Thursday 27 June 2013

New Apthegms No 1

  • Having gathered all the weeds together in one pile and set them beside the leaves raked up all autumn, it is time do something spectacular.  Mulch or burn.  Neither: let the wind blow them away again.

  • The children gather around the sweets table at the art opening.  They are bored.  I watch them shovel the jelly beans in, and tell them: You should sample all the colors to stay healthy.  They think for a moment and then dive back in.  What would you say?

  • For Heraclitus, the soul of man is a far country which cannot be approached or explored; for me, it is a little light in the middle of a dark room I am not allowed to enter.

  • Even for Nietzsche, one’s self is a deep well hidden from oneself, the treasure that cannot be mined until the end of one’s days. For me, it is a large stain in the midst of one’s life that keeps spreading.  Or perhaps an amorphous cell that silently grows around the edges of one’s consciousness.

  • Someone found my book The Humming Tree, of all places, in Bruges, and wrote to say it changed the way he sees the world.  If I had been in that ancient city, that other Venice of the north, I too would be changed in all my essential ways of perceiving and thinking about the world.  It is enough now, however, to have such a letter and to allow me to dream a little more.

  • If the Holocaust never happened, where are the six million Jews?  Do they all live in Miami Beach in luxury retirement villas, on the shore of Tel-Aviv rubbing their hands with glee, hide in deep tunnels in the middle of the Negev Desert waiting for the Messiah, or did they never live at all, and thus all Jews are liars, cheats and ghosts?

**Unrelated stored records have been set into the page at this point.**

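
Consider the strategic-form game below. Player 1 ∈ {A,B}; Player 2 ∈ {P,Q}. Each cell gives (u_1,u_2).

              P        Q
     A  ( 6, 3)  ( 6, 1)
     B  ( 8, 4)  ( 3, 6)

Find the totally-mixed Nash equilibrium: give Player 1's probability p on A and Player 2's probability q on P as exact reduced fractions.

P1 mixes 1/2 on A; P2 mixes 3/5 on P

P1 indiff ⇒ q·6+(1-q)·6 = q·8+(1-q)·3 ⇒ q(-2) = (1-q)(-3) ⇒ q = 3/5
P2 indiff ⇒ p·3+(1-p)·4 = p·1+(1-p)·6 ⇒ p(2) = (1-p)(2) ⇒ p = 1/2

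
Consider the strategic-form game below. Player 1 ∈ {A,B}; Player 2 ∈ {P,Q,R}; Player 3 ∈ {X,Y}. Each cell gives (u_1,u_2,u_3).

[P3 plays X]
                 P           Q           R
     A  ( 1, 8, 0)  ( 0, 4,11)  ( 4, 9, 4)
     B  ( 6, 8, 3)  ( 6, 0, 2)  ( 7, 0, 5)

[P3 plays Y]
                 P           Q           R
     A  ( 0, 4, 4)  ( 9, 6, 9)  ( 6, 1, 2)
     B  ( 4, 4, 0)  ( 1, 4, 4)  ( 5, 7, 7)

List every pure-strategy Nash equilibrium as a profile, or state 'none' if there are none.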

  • For more than two thousand years thought and feelings were enmeshed in the study of rhetoric, a discipline, a syllabus, a way of seeing the world and a value system.  How to disentangle oneself and write about the reality we experience, without throwing the whole vast treasury of the past out with the bathwater?

  • The moon is attached to the earth by an eclipse.

  • In our modern world, death has a new dimension.  After the brain is dead, one may keep the body breathing until it is convenient for family and friends to say farewell.  But how do you goodbye to someone who is no longer at home?


  • There are not always two sides to every story, even if one of them might be true, but each time a story has two sides, one is like a moebius strip, the other runs wild like a filigree.